Philologie d'Orient et d'Occident (158)
                                            Le 03/01/2012,  Tokyo     k.

  Le syllabisme japonais et le système phonologique
Le kana et le hangŭl



     Le phonétisme de la nouvelle écriture kana est essentiellement syllabique. La différence est de taille entre le kana et l'alphabet qui sert d'écriture dans la plupart des langues modernes d'Occident. Diviser le signe か ka en deux éléments dont l'un signifierait k, l'autre a, est absolument impossible. En plus, entre les cinq kana de la colonne ka : か (ka), き (ki), く (ku), け (ke)  et こ (ko), aucun élément morphologiquement commun qui puisse correspondre à k- en alphabet.

     La syllabe alphabétique est constituée en principe de deux phonèmes : consonantique (qui peut être nul) et vocalique, tandis que l'ignore le kana dont l'écriture syllabique n'est pas analysable en phonèmes.
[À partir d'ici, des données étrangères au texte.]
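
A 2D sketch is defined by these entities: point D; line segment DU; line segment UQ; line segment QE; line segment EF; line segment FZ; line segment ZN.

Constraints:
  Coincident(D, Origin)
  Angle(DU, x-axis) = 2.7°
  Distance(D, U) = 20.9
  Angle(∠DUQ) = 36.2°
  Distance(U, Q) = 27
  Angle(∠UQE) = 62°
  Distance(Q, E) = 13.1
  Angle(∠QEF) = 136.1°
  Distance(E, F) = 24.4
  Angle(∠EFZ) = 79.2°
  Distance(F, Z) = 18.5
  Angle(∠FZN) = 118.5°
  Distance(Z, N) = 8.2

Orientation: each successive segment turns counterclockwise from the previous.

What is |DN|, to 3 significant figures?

22.1

∠EFZ = 79.2° gives FZ at 49.2° from the x-axis; with |FZ| = 18.5, Z = (24.4, -2.27). ∠FZN = 118.5° gives ZN at 111° from the x-axis; with |ZN| = 8.2, N = (21.5, 5.40). Then |DN| = |N − D| = 22.1.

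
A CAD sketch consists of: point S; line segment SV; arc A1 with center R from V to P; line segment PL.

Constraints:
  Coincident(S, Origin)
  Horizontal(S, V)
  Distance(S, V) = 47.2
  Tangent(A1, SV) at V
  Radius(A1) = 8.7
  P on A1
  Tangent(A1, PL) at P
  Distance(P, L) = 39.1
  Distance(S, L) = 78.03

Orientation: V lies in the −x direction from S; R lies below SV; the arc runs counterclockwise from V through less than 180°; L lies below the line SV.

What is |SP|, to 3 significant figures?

56.2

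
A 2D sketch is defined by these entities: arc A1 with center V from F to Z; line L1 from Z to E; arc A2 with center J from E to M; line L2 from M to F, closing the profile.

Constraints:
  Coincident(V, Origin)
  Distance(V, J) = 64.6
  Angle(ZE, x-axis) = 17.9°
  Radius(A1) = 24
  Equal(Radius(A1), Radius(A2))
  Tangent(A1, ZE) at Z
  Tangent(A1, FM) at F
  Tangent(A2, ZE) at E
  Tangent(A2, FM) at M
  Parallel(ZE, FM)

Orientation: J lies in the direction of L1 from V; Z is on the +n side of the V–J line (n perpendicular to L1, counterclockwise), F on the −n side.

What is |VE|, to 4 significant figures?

68.91

The slot axis is L1's direction at 17.9°, so u = (cos 17.9°, sin 17.9°) = (0.9516, 0.3074) and n = (−sin 17.9°, cos 17.9°) = (-0.3074, 0.9516). V is at the origin and J lies 64.6 along u from V, so J = 64.6·u = (61.47, 19.86). Tangency of A1 to both parallel lines with radius 24.0 puts Z and F at V ± 24.0·n: Z = (-7.377, 22.84), F = (7.377, -22.84). Equal radii place E and M the same way about J: E = J + 24.0·n = (54.10, 42.69), M = J − 24.0·n = (68.85, -2.983). Then |VE| = |E − V| = 68.91.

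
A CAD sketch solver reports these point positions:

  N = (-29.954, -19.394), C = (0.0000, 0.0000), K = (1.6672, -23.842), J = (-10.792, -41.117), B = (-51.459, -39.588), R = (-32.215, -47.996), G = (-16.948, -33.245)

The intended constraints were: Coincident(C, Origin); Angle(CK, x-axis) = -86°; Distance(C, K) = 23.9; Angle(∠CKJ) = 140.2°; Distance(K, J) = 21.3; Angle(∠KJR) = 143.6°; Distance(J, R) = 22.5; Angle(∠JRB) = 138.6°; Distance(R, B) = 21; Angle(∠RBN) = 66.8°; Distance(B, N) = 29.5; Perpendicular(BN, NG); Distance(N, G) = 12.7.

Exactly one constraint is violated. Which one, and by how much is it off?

Distance(N, G) = 12.7 — off by 6.30.

C = (0.00, 0.00) ✓; CK at -86.00° ✓; |CK| = 23.90 ✓; ∠CKJ = 140.2° ✓; |KJ| = 21.30 ✓; ∠KJR = 143.6° ✓; |JR| = 22.50 ✓; ∠JRB = 138.6° ✓; |RB| = 21.00 ✓; ∠RBN = 66.80° ✓; |BN| = 29.50 ✓; ∠(BN, NG) = 90.00° ✓; |NG| = 19.00 ✗.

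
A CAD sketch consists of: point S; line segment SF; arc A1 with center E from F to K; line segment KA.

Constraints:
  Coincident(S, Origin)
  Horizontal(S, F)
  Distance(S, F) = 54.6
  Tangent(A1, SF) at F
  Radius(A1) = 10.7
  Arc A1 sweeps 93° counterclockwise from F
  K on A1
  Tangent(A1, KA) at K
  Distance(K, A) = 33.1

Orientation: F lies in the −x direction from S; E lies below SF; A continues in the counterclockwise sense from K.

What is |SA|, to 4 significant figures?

77.48

S is at the origin; S and F share the same y with |SF| = 54.6 and F on the −x side, so F = (-54.60, 0.000). A1 meets SF tangentially, so EF is at right angles to SF, so E = F + (0, -10.7) = (-54.60, -10.70). On A1, F sits at bearing 90° from E; a 93° counterclockwise sweep puts K at bearing 183°, so K = E + 10.7·(cos 183°, sin 183°) = (-65.29, -11.26). A1 meets KA tangentially, so EK is at right angles to KA, so KA runs along (−sin 183°, cos 183°); with |KA| = 33.1, A = (-63.55, -44.31). Then |SA| = |A − S| = 77.48.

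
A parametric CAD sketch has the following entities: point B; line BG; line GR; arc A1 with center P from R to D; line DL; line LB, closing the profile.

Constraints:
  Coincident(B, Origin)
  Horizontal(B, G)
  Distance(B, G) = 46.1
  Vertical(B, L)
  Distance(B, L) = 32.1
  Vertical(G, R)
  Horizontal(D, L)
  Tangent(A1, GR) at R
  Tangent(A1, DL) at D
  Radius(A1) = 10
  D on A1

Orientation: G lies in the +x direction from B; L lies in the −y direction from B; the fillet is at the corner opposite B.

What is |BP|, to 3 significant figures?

42.3

B is at the origin; BG is horizontal with |BG| = 46.1 and G on the +x side, so G = (46.1, 0.00). BL is vertical with |BL| = 32.1 and L on the −y side, so L = (0.00, -32.1). The virtual corner opposite B is at (46.1, -32.1). Tangency of A1 to GR means the radius PR is perpendicular to GR and tangency of A1 to DL means the radius PD is perpendicular to DL, with radius 10.0, so the center P sits 10.0 in from both sides at P = (36.1, -22.1). Then |BP| = |P − B| = 42.3.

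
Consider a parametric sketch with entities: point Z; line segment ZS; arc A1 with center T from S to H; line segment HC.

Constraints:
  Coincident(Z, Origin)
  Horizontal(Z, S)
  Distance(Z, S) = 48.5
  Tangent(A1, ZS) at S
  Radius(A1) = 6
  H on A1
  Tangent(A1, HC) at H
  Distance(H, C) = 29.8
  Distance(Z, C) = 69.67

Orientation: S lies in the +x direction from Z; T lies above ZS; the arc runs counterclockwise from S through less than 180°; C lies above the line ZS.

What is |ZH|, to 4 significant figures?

54.55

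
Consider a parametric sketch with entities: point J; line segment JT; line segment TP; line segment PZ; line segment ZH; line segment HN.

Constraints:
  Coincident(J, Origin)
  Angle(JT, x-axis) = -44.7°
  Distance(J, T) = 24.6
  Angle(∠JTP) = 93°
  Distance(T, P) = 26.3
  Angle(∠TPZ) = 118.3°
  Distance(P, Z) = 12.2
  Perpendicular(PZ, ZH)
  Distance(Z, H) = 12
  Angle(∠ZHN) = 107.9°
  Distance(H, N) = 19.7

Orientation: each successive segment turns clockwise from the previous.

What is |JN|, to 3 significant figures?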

Le système kana, sans être pourvu de notion de phonème, en reste au stade des syllabes.

     Exprimer une syllabe par des représentants phonémiques ne revient pas seulement à l'alphabétisme d'Occident.

     La devanagari indienne, écriture dont chaque unité est analysable en phonèmes, date d'une époque bien antérieure à l'ère chrétienne. Pânini, prêtre hindou qui vivait en Inde du IVe siècle avant J.-C. procéda, avec une rare rigueur méthodologique, à une classification des éléments phoniques et, en même temps, à une analyse de la morphologie du sanskrit. Les méthodes de Pânini étaient intimement liées avec la nature de la langue transmise oralement, dont la structure avait engendré, d'elle-même, un principe d'écriture ultramoderne.

     Le grammairien Pânini n'a pas travaillé aux textes écrits. Son analyse de la phonétique et de la grammaire n'est pas été produite par un coup de génie mais à la suite d'une longue transmission de tradition orale. La pratique mnémotechnique, dont on voit un exemple remarquable dans Pânini, vient de l'ancienne tradition orale indienne. Elle est toujours bien vivante à l'époque moderne : témoins ces Indiens, tous excellents ingénieurs en ordinateur, qui peuvent travailler sans fichier.

    La langue coréenne avait sans doute des liens assez forts avec celle de l'archipel, surtout avant que l'écriture n'entrât en scène. Les Coréens furent dotés à partir du milieu du XVe siècle du hangŭl, excellent système d'écriture phonologique, comparable au sanskrit dans sa clarté et son efficacité. Les documents coréens antérieurs à cette date étaient notés en kanji, ne reflétaient pas la vérité de la langue. On connaît donc assez mal ce qu'était en vérité le coréen ancien, avant le XIIIe siècle, qui devait être très différent du chinois. On peut supposer que l'institution de la nouvelle écriture empêcha les usagers de s'assurer de la continuité des deux états ancien et moderne de la langue.

     Depuis son invention en Corée, le hangŭl, grâce à son apprentissage et son usage aisés, a permis un renouveau culturel étendu, et a eu une influence bénéfique en bien des points. Mais celui qui voulait remonter à une origine commune en recherchant une filiation linguistique bien possible entre l'archipel et la péninsule s'apercevait rapidement que cette écriture constituait une barrière pour bien mener son travail. Avec le hangŭl dont le principe n'a rien à voir avec les idéogrammes, nombre de Coréens ont désappris les kanji, cette écriture munie des sons et des idées. Ils étaient en quelque sorte éloignés de leur ancienne culture basée sur les idéogrammes.

     Alors dans l'archipel Nippon, cela s'est passé autrement. Les Japonais se sont détachés difficilement de l'emprise culturelle de la Chine. Le kana, nouvelle écriture confectionnée à partir des kanji, n'était pas un système radicalement nouveau, mais revenait à l'utilisation de kanji outrageusement simplifiés dont l'origine n'était pas entièrement abandonnée.

      Une simple syllabe ya, par exemple, évoque plus d'un sens : flèche 矢, vallée 谷, huit 八, nuit 夜, maison (famille)  家, pré 野, etc., bien que le kana や soit venu d'un tout autre kanji, la particule d'affirmation, 也. On veut toujours faire remonter une syllabe à quelque chose de connu. En japonais, le rapport entre l'unité minimale de l'écriture et son sens n'est pas arbitraire. (À suivre).